Speech-to-text
Transcribe audio to text with Whisper Large v3 via POST /v1/audio/transcriptions — OpenAI-compatible.
Basic request
curl https://api.ecohash.com/v1/audio/transcriptions \
-H "Authorization: Bearer eco_YOUR_KEY" \
-F model=large-v3 \
-F file=@recording.mp3
Response:
{ "text": "Hello, this is a test of the EcoLink transcription API." }
Parameters
This endpoint takes multipart/form-data (not JSON):
| Field | Type | Default | Notes |
|---|---|---|---|
model | string | — | Required. "large-v3" |
file | file | — | Required. Audio file — mp3, wav, m4a, webm, ogg, flac |
language | string | auto-detect | ISO-639-1 code: en, es, fr, zh, ja, etc. Specify to skip auto-detect |
prompt | string | empty | Context prompt to bias the transcription |
response_format | string | "json" | "json", "text", "srt", "vtt", "verbose_json" |
temperature | number | 0 | Sampling temperature; raise if you get hallucinations on silent audio |
Response formats
json (default)
{ "text": "Full transcript goes here." }
text
Plain text, no JSON wrapping:
Full transcript goes here.
srt / vtt (subtitles with timestamps)
1
00:00:00,000 --> 00:00:04,000
Hello, this is a test.
2
00:00:04,000 --> 00:00:08,500
Of the EcoLink transcription API.
verbose_json (words + timestamps)
{
"task": "transcribe",
"language": "en",
"duration": 8.5,
"text": "Hello, this is a test. Of the EcoLink transcription API.",
"segments": [
{ "start": 0.0, "end": 4.0, "text": "Hello, this is a test." },
{ "start": 4.0, "end": 8.5, "text": "Of the EcoLink transcription API." }
]
}
Python
from openai import OpenAI
client = OpenAI(api_key="eco_...", base_url="https://api.ecohash.com/v1")
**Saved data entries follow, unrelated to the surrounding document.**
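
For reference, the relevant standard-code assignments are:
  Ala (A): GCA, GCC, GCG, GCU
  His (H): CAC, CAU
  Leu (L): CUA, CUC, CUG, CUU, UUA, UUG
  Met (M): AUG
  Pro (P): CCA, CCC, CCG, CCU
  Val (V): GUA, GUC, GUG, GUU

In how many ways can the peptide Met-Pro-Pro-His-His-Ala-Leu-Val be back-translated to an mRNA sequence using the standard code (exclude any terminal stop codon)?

6144

Met: 1 codon.
Pro: 4 codons.
Pro: 4 codons.
His: 2 codons.
His: 2 codons.
Ala: 4 codons.
Leu: 6 codons.
Val: 4 codons.
1 × 4 × 4 × 2 × 2 × 4 × 6 × 4 = 6144.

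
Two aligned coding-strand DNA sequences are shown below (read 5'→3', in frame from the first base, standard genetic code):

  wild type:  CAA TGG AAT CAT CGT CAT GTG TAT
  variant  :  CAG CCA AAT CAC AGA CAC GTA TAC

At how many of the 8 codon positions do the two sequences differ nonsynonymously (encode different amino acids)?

Codon 1: CAA Gln / CAG Gln — synonymous.
Codon 2: TGG Trp / CCA Pro — nonsynonymous.
Codon 3: AAT Asn / AAT Asn — identical.
Codon 4: CAT His / CAC His — synonymous.
Codon 5: CGT Arg / AGA Arg — synonymous.
Codon 6: CAT His / CAC His — synonymous.
Codon 7: GTG Val / GTA Val — synonymous.
Codon 8: TAT Tyr / TAC Tyr — synonymous.
Nonsynonymous differences: 1.

1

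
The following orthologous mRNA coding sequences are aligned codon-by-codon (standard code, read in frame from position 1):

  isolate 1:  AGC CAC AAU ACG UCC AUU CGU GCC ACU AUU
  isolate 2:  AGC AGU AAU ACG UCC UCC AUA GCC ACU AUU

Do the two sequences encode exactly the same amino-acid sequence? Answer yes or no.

no

Codon 1: AGC Ser / AGC Ser — identical.
Codon 2: CAC His / AGU Ser — nonsynonymous.
Codon 3: AAU Asn / AAU Asn — identical.
Codon 4: ACG Thr / ACG Thr — identical.
Codon 5: UCC Ser / UCC Ser — identical.
Codon 6: AUU Ile / UCC Ser — nonsynonymous.
Codon 7: CGU Arg / AUA Ile — nonsynonymous.
Codon 8: GCC Ala / GCC Ala — identical.
Codon 9: ACU Thr / ACU Thr — identical.
Codon 10: AUU Ile / AUU Ile — identical.
Nonsynonymous differences: 3 → different protein.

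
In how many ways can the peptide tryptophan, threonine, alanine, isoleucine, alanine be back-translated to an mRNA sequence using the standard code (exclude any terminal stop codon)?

Trp: 1 codon.
Thr: 4 codons.
Ala: 4 codons.
Ile: 3 codons.
Ala: 4 codons.
1 × 4 × 4 × 3 × 4 = 192.

192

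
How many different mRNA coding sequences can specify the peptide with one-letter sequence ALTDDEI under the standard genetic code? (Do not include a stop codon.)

Ala: 4 codons.
Leu: 6 codons.
Thr: 4 codons.
Asp: 2 codons.
Asp: 2 codons.
Glu: 2 codons.
Ile: 3 codons.
4 × 6 × 4 × 2 × 2 × 2 × 3 = 2304.

2304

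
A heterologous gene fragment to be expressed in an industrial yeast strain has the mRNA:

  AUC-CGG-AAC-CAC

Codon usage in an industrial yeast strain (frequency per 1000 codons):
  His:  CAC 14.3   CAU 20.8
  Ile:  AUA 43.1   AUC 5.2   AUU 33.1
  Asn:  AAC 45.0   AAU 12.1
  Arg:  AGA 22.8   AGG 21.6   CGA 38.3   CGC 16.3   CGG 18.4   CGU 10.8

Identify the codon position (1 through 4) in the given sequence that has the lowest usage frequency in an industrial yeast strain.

1

Codon 1 AUC (Ile): 5.2 per 1000.
Codon 2 CGG (Arg): 18.4 per 1000.
Codon 3 AAC (Asn): 45.0 per 1000.
Codon 4 CAC (His): 14.3 per 1000.
Lowest frequency is 5.2 at codon 1.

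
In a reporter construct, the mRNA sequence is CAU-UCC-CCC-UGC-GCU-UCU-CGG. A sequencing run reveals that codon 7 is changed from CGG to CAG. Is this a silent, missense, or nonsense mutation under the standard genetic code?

missense

Position 20 falls in codon 7: CGG → Arg.
After the substitution the codon is CAG → Gln.
Arg ≠ Gln, so this is a missense mutation.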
with open("recording.mp3", "rb") as f:
resp = client.audio.transcriptions.create(
model="large-v3",
file=f,
response_format="verbose_json",
)
print(resp.text)
for seg in resp.segments:
print(f"[{seg.start:.2f}-{seg.end:.2f}] {seg.text}")
Limits
- File size: up to 25 MB
- Duration: up to 30 minutes per request
- For longer audio: split client-side into 5–10 minute chunks, transcribe each, concatenate
Tips
- Specify
languagewhen you know it — avoids auto-detect mistakes on short clips. - Use
promptto bias toward domain terms:"This is a discussion about Kubernetes, nginx, and CEL expressions."helps the model spell technical terms. - Strip silence before upload if your audio has long silent gaps — Whisper can hallucinate on silence.
- Prefer mono, 16-kHz audio. Stereo gets downmixed; higher sample rates get resampled.
Billing
Speech-to-text bills per second of audio duration (not file size, not processing time).